Dire que les relations entre l’exécutif et les représentants agricoles se sont normalisées serait exagéré. Elles se sont plus plutôt tassées. De l’aveu des deux présidents de la FNSEA et JA, la réunion qui s’est tenue à Matignon et qui a duré près de deux heures s’est plutôt « bien passée ». « Une bonne réunion de travail », a estimé Arnaud Gaillot, président de JA. Les deux responsables agricoles voulaient inviter le gouvernement à accélérer le tempo dans l’application des annonces, car « il y a un décalage entre d’une part la parole publique et de l’autre la réalité concrète et l’administration sur le terrain », a souligné le président de la FNSEA. « La communication avec le ministère de l’Agriculture n’a pas été optimisée ces dix derniers jours » a-t-il concédé, regrettant de ne pas avoir « obtenu de compte rendu cadencé » de sa part. Il semble que le message ait été « reçu 5/5 » par le chef du gouvernement. Pour les deux leaders syndicaux, il est important de « s’assurer que ça va percoler, que ça va ruisseler ». Les dossiers évoqués sont connus et divisés en deux : ceux du court terme et ceux du moyen et long terme. Pour les premiers, il reste encore quelques ajustements sur les mesures d’urgence : MHE, tempêtes, paiement PAC… Les deux responsables agricoles, satisfaits de l’avancée de Bruxelles sur la dérogation jachère estiment que le gouvernement peut aller plus vite, en particulier sur l’élaboration du Plan élevage.
Nombreux chantiers
Sur ceux du moyen et long terme, le projet de loi d’orientation agricole qui sera axé sur l’installation et la transmission devra contenir des éléments de compétitivité et inscrire « la souveraineté alimentaire comme étant d’intérêt général », a dit le président de la FNSEA. Les deux syndicats agricoles demandent aussi que le principe « pas d’interdiction sans solution » soit clairement écrit dans le texte. Arnaud Rousseau a insisté sur les intentions des agriculteurs qui s’inscrivent dans la démarche de réduction des intrants : « Il n’y a pas d’opposition entre agriculture et écologie. Mais nous ne souhaitons pas d’interdictions sans solutions et encore moins de surtranspositions ». Dans le dossier phyto, il y a un indicateur européen et il faut y travailler et utiliser toutes les potentialités du Parsada1, a souligné Arnaud Rousseau. Il reste cependant de nombreux chantiers français et européens à défricher comme le ratio prairies, la directive émissions industrielles, la loi Égalim, celle sur le calcul des retraites agricoles au meilleur des 25 années, le zonage, les prêts bonifiés, le paiement de certaines DJA. « Certains jeunes agriculteurs attendent depuis un an », a expliqué Arnaud Gaillot, invitant les régions à ne plus tarder. La proposition de loi relative aux troubles du voisinage devrait être examinée par les parlementaires dans les prochaines semaines.

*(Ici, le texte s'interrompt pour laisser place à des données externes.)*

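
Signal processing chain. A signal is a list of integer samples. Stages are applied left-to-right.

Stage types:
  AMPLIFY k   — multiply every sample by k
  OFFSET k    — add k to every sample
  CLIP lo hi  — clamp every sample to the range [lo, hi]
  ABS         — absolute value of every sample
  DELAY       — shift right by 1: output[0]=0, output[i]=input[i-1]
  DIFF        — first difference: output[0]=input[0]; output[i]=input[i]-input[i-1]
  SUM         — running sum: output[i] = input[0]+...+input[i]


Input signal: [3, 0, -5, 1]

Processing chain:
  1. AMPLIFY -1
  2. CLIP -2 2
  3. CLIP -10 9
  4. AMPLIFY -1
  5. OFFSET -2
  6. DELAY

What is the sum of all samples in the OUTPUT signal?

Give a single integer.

Input: [3, 0, -5, 1]
Stage 1 (AMPLIFY -1): 3*-1=-3, 0*-1=0, -5*-1=5, 1*-1=-1 -> [-3, 0, 5, -1]
Stage 2 (CLIP -2 2): clip(-3,-2,2)=-2, clip(0,-2,2)=0, clip(5,-2,2)=2, clip(-1,-2,2)=-1 -> [-2, 0, 2, -1]
Stage 3 (CLIP -10 9): clip(-2,-10,9)=-2, clip(0,-10,9)=0, clip(2,-10,9)=2, clip(-1,-10,9)=-1 -> [-2, 0, 2, -1]
Stage 4 (AMPLIFY -1): -2*-1=2, 0*-1=0, 2*-1=-2, -1*-1=1 -> [2, 0, -2, 1]
Stage 5 (OFFSET -2): 2+-2=0, 0+-2=-2, -2+-2=-4, 1+-2=-1 -> [0, -2, -4, -1]
Stage 6 (DELAY): [0, 0, -2, -4] = [0, 0, -2, -4] -> [0, 0, -2, -4]
Output sum: -6

Answer: -6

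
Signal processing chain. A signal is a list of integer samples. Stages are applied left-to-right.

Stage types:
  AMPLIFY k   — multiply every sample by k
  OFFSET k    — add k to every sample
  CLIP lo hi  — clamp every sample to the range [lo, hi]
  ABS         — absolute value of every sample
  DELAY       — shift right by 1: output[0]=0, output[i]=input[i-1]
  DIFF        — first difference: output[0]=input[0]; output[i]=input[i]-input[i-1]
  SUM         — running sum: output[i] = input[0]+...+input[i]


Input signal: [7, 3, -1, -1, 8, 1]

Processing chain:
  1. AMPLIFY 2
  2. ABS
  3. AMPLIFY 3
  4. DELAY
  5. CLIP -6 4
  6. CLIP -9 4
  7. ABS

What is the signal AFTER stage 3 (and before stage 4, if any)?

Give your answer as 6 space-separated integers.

Input: [7, 3, -1, -1, 8, 1]
Stage 1 (AMPLIFY 2): 7*2=14, 3*2=6, -1*2=-2, -1*2=-2, 8*2=16, 1*2=2 -> [14, 6, -2, -2, 16, 2]
Stage 2 (ABS): |14|=14, |6|=6, |-2|=2, |-2|=2, |16|=16, |2|=2 -> [14, 6, 2, 2, 16, 2]
Stage 3 (AMPLIFY 3): 14*3=42, 6*3=18, 2*3=6, 2*3=6, 16*3=48, 2*3=6 -> [42, 18, 6, 6, 48, 6]

Answer: 42 18 6 6 48 6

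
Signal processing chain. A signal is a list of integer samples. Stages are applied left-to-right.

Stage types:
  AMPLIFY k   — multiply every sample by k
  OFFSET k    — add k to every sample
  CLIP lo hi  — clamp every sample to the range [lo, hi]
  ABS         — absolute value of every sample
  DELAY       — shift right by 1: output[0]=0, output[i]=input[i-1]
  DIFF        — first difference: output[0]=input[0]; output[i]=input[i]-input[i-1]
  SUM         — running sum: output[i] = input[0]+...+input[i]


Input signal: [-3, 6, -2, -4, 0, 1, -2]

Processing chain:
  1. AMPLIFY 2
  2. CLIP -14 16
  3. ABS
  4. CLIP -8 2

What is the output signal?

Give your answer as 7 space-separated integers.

Answer: 2 2 2 2 0 2 2

Derivation:
Input: [-3, 6, -2, -4, 0, 1, -2]
Stage 1 (AMPLIFY 2): -3*2=-6, 6*2=12, -2*2=-4, -4*2=-8, 0*2=0, 1*2=2, -2*2=-4 -> [-6, 12, -4, -8, 0, 2, -4]
Stage 2 (CLIP -14 16): clip(-6,-14,16)=-6, clip(12,-14,16)=12, clip(-4,-14,16)=-4, clip(-8,-14,16)=-8, clip(0,-14,16)=0, clip(2,-14,16)=2, clip(-4,-14,16)=-4 -> [-6, 12, -4, -8, 0, 2, -4]
Stage 3 (ABS): |-6|=6, |12|=12, |-4|=4, |-8|=8, |0|=0, |2|=2, |-4|=4 -> [6, 12, 4, 8, 0, 2, 4]
Stage 4 (CLIP -8 2): clip(6,-8,2)=2, clip(12,-8,2)=2, clip(4,-8,2)=2, clip(8,-8,2)=2, clip(0,-8,2)=0, clip(2,-8,2)=2, clip(4,-8,2)=2 -> [2, 2, 2, 2, 0, 2, 2]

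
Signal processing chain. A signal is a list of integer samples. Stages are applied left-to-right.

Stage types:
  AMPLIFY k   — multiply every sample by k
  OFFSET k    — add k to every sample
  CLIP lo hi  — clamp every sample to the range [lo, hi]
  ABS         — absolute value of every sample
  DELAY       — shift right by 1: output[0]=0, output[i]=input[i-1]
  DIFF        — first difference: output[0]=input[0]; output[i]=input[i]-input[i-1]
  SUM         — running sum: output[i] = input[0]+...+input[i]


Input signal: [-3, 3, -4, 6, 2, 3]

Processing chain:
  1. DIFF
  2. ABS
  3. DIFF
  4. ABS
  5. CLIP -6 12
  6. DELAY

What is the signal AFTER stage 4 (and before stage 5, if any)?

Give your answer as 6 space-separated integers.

Input: [-3, 3, -4, 6, 2, 3]
Stage 1 (DIFF): s[0]=-3, 3--3=6, -4-3=-7, 6--4=10, 2-6=-4, 3-2=1 -> [-3, 6, -7, 10, -4, 1]
Stage 2 (ABS): |-3|=3, |6|=6, |-7|=7, |10|=10, |-4|=4, |1|=1 -> [3, 6, 7, 10, 4, 1]
Stage 3 (DIFF): s[0]=3, 6-3=3, 7-6=1, 10-7=3, 4-10=-6, 1-4=-3 -> [3, 3, 1, 3, -6, -3]
Stage 4 (ABS): |3|=3, |3|=3, |1|=1, |3|=3, |-6|=6, |-3|=3 -> [3, 3, 1, 3, 6, 3]

Answer: 3 3 1 3 6 3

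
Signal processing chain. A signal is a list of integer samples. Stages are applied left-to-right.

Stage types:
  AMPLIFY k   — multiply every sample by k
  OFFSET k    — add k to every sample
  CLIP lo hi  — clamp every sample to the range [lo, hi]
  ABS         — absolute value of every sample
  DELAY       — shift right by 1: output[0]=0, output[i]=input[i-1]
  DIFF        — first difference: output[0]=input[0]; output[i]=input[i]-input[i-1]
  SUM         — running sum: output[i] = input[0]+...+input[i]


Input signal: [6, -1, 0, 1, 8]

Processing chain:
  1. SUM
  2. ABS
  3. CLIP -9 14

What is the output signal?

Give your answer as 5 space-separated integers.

Answer: 6 5 5 6 14

Derivation:
Input: [6, -1, 0, 1, 8]
Stage 1 (SUM): sum[0..0]=6, sum[0..1]=5, sum[0..2]=5, sum[0..3]=6, sum[0..4]=14 -> [6, 5, 5, 6, 14]
Stage 2 (ABS): |6|=6, |5|=5, |5|=5, |6|=6, |14|=14 -> [6, 5, 5, 6, 14]
Stage 3 (CLIP -9 14): clip(6,-9,14)=6, clip(5,-9,14)=5, clip(5,-9,14)=5, clip(6,-9,14)=6, clip(14,-9,14)=14 -> [6, 5, 5, 6, 14]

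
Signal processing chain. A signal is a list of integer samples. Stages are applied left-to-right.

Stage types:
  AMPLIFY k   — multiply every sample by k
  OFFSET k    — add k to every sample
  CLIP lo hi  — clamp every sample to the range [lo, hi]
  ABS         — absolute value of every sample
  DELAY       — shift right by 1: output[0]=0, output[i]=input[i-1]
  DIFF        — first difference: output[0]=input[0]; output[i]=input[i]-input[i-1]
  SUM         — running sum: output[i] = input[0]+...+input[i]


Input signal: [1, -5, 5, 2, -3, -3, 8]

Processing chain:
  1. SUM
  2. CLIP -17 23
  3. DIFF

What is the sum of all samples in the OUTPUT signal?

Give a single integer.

Input: [1, -5, 5, 2, -3, -3, 8]
Stage 1 (SUM): sum[0..0]=1, sum[0..1]=-4, sum[0..2]=1, sum[0..3]=3, sum[0..4]=0, sum[0..5]=-3, sum[0..6]=5 -> [1, -4, 1, 3, 0, -3, 5]
Stage 2 (CLIP -17 23): clip(1,-17,23)=1, clip(-4,-17,23)=-4, clip(1,-17,23)=1, clip(3,-17,23)=3, clip(0,-17,23)=0, clip(-3,-17,23)=-3, clip(5,-17,23)=5 -> [1, -4, 1, 3, 0, -3, 5]
Stage 3 (DIFF): s[0]=1, -4-1=-5, 1--4=5, 3-1=2, 0-3=-3, -3-0=-3, 5--3=8 -> [1, -5, 5, 2, -3, -3, 8]
Output sum: 5

Answer: 5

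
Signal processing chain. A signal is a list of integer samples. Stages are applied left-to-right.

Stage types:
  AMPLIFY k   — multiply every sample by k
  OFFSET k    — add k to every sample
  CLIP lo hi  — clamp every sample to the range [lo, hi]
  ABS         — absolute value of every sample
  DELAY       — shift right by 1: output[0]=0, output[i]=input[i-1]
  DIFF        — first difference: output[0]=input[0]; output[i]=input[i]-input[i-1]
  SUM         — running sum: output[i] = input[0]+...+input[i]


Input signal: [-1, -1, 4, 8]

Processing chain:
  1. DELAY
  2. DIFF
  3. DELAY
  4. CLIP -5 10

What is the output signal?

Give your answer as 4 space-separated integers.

Input: [-1, -1, 4, 8]
Stage 1 (DELAY): [0, -1, -1, 4] = [0, -1, -1, 4] -> [0, -1, -1, 4]
Stage 2 (DIFF): s[0]=0, -1-0=-1, -1--1=0, 4--1=5 -> [0, -1, 0, 5]
Stage 3 (DELAY): [0, 0, -1, 0] = [0, 0, -1, 0] -> [0, 0, -1, 0]
Stage 4 (CLIP -5 10): clip(0,-5,10)=0, clip(0,-5,10)=0, clip(-1,-5,10)=-1, clip(0,-5,10)=0 -> [0, 0, -1, 0]

Answer: 0 0 -1 0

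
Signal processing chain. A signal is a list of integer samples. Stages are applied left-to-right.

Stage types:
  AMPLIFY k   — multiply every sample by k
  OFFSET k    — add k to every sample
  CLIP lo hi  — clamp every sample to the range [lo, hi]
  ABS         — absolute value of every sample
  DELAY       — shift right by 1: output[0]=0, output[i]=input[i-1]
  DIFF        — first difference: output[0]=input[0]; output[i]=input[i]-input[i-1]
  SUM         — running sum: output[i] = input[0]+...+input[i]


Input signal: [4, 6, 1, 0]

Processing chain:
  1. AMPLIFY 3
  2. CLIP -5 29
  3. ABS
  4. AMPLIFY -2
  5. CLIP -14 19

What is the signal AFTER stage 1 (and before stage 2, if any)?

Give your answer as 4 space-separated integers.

Answer: 12 18 3 0

Derivation:
Input: [4, 6, 1, 0]
Stage 1 (AMPLIFY 3): 4*3=12, 6*3=18, 1*3=3, 0*3=0 -> [12, 18, 3, 0]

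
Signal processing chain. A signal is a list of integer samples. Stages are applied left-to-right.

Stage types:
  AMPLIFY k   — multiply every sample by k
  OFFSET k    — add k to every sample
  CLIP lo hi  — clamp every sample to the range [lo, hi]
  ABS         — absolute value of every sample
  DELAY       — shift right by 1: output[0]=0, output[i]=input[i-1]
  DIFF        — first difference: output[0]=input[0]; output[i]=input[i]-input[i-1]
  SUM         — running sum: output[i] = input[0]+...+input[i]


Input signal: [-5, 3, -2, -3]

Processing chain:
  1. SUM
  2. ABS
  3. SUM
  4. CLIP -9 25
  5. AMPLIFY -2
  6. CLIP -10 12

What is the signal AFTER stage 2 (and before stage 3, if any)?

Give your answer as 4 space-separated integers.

Input: [-5, 3, -2, -3]
Stage 1 (SUM): sum[0..0]=-5, sum[0..1]=-2, sum[0..2]=-4, sum[0..3]=-7 -> [-5, -2, -4, -7]
Stage 2 (ABS): |-5|=5, |-2|=2, |-4|=4, |-7|=7 -> [5, 2, 4, 7]

Answer: 5 2 4 7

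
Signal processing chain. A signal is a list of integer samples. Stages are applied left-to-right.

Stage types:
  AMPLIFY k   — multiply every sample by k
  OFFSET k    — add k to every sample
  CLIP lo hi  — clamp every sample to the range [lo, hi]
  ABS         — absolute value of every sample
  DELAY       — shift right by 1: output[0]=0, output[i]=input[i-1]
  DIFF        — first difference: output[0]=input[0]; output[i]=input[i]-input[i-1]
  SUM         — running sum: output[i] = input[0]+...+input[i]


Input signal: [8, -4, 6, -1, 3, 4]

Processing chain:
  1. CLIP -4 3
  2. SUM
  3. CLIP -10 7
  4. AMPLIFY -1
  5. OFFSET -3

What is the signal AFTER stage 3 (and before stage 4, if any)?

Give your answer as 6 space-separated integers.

Input: [8, -4, 6, -1, 3, 4]
Stage 1 (CLIP -4 3): clip(8,-4,3)=3, clip(-4,-4,3)=-4, clip(6,-4,3)=3, clip(-1,-4,3)=-1, clip(3,-4,3)=3, clip(4,-4,3)=3 -> [3, -4, 3, -1, 3, 3]
Stage 2 (SUM): sum[0..0]=3, sum[0..1]=-1, sum[0..2]=2, sum[0..3]=1, sum[0..4]=4, sum[0..5]=7 -> [3, -1, 2, 1, 4, 7]
Stage 3 (CLIP -10 7): clip(3,-10,7)=3, clip(-1,-10,7)=-1, clip(2,-10,7)=2, clip(1,-10,7)=1, clip(4,-10,7)=4, clip(7,-10,7)=7 -> [3, -1, 2, 1, 4, 7]

Answer: 3 -1 2 1 4 7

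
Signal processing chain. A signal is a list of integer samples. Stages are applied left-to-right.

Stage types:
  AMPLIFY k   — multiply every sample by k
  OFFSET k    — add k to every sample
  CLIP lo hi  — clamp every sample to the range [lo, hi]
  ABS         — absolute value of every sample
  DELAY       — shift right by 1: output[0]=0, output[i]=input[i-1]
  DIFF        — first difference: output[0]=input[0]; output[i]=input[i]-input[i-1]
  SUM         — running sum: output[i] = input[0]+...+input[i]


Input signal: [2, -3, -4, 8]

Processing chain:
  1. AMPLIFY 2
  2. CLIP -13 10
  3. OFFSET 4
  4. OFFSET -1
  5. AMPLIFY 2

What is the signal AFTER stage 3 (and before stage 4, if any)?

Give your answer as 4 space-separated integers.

Input: [2, -3, -4, 8]
Stage 1 (AMPLIFY 2): 2*2=4, -3*2=-6, -4*2=-8, 8*2=16 -> [4, -6, -8, 16]
Stage 2 (CLIP -13 10): clip(4,-13,10)=4, clip(-6,-13,10)=-6, clip(-8,-13,10)=-8, clip(16,-13,10)=10 -> [4, -6, -8, 10]
Stage 3 (OFFSET 4): 4+4=8, -6+4=-2, -8+4=-4, 10+4=14 -> [8, -2, -4, 14]

Answer: 8 -2 -4 14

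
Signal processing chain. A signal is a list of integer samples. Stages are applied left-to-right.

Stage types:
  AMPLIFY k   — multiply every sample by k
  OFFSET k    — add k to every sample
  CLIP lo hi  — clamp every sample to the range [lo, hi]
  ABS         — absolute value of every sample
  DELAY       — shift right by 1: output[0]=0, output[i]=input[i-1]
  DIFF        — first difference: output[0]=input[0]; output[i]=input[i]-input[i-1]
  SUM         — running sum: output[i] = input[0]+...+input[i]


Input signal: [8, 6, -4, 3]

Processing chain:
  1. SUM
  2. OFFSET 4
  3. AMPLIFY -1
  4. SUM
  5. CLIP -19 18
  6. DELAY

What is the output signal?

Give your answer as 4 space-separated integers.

Input: [8, 6, -4, 3]
Stage 1 (SUM): sum[0..0]=8, sum[0..1]=14, sum[0..2]=10, sum[0..3]=13 -> [8, 14, 10, 13]
Stage 2 (OFFSET 4): 8+4=12, 14+4=18, 10+4=14, 13+4=17 -> [12, 18, 14, 17]
Stage 3 (AMPLIFY -1): 12*-1=-12, 18*-1=-18, 14*-1=-14, 17*-1=-17 -> [-12, -18, -14, -17]
Stage 4 (SUM): sum[0..0]=-12, sum[0..1]=-30, sum[0..2]=-44, sum[0..3]=-61 -> [-12, -30, -44, -61]
Stage 5 (CLIP -19 18): clip(-12,-19,18)=-12, clip(-30,-19,18)=-19, clip(-44,-19,18)=-19, clip(-61,-19,18)=-19 -> [-12, -19, -19, -19]
Stage 6 (DELAY): [0, -12, -19, -19] = [0, -12, -19, -19] -> [0, -12, -19, -19]

Answer: 0 -12 -19 -19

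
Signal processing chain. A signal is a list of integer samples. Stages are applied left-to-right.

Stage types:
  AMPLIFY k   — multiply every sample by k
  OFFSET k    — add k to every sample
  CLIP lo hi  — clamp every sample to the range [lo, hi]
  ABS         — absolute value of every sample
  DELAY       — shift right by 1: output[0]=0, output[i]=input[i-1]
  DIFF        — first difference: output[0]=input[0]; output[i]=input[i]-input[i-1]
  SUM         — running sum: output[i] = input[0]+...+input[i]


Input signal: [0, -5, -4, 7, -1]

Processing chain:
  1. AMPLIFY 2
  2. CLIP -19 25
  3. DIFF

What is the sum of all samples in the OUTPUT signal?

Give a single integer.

Input: [0, -5, -4, 7, -1]
Stage 1 (AMPLIFY 2): 0*2=0, -5*2=-10, -4*2=-8, 7*2=14, -1*2=-2 -> [0, -10, -8, 14, -2]
Stage 2 (CLIP -19 25): clip(0,-19,25)=0, clip(-10,-19,25)=-10, clip(-8,-19,25)=-8, clip(14,-19,25)=14, clip(-2,-19,25)=-2 -> [0, -10, -8, 14, -2]
Stage 3 (DIFF): s[0]=0, -10-0=-10, -8--10=2, 14--8=22, -2-14=-16 -> [0, -10, 2, 22, -16]
Output sum: -2

Answer: -2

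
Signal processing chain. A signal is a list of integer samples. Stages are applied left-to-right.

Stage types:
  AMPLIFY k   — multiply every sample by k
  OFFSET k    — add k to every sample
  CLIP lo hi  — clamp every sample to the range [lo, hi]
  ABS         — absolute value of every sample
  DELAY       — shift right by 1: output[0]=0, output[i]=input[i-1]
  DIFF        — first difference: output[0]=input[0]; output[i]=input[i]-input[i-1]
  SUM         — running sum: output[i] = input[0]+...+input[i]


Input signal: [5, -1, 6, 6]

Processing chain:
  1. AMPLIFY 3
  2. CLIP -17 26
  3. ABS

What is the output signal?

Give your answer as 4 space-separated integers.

Answer: 15 3 18 18

Derivation:
Input: [5, -1, 6, 6]
Stage 1 (AMPLIFY 3): 5*3=15, -1*3=-3, 6*3=18, 6*3=18 -> [15, -3, 18, 18]
Stage 2 (CLIP -17 26): clip(15,-17,26)=15, clip(-3,-17,26)=-3, clip(18,-17,26)=18, clip(18,-17,26)=18 -> [15, -3, 18, 18]
Stage 3 (ABS): |15|=15, |-3|=3, |18|=18, |18|=18 -> [15, 3, 18, 18]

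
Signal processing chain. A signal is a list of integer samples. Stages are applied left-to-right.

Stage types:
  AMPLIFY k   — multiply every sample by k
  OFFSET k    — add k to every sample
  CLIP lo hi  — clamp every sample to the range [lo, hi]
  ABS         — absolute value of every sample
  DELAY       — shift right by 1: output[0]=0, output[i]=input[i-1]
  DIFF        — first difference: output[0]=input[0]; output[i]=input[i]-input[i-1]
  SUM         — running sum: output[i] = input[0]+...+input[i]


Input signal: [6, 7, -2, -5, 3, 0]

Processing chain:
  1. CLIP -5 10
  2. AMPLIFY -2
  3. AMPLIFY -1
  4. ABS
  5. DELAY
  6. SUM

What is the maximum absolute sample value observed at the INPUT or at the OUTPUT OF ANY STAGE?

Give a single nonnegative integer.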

Le discours de Rungis a vécu
Le chef du gouvernement et les responsables agricoles ont convenu d’un rendez-vous mensuel pour faire le point sur l’avancée des travaux. Il sera initié après le Salon de l’agriculture et portera notamment sur le volet de la simplification réglementaire. « Il faut assurer la conduite du changement jusque dans les soutes », a répété Arnaud Rousseau. D’autant que sur le terrain, « les attentes sont toujours aussi élevées ». Arnaud Rousseau et Arnaud Gaillot seront reçus le 20 février par Emmanuel Macron à l’Élysée. L’occasion pour eux de lui demander d’ajuster son discours de Rungis2, car « ce discours a vécu », a tranché Arnaud Rousseau. « Il lui reste trois ans de mandat », a-t-il ajouté. Les agriculteurs veulent « des perspectives, une vision (…) pour que ça marche dans nos fermes françaises, avec des résultats probants ». Le président de la FNSEA demande au chef de l’État de venir au Salon avec « un message fort et clair ». Après le coup de semonce du mois de janvier, les agriculteurs restent mobilisés et n’excluent pas de revenir sur le terrain de l’action syndicale. « De notre part, il n’y a ni défiance, ni complaisance », a résumé Arnaud Rousseau.
Christophe Soulard
1- Le Plan d’action stratégique pour l’anticipation du potentiel retrait européen des substances actives et le développement de techniques alternatives pour la protection des cultures (Parsada) est doté d’une enveloppe de 250 millions d’euros.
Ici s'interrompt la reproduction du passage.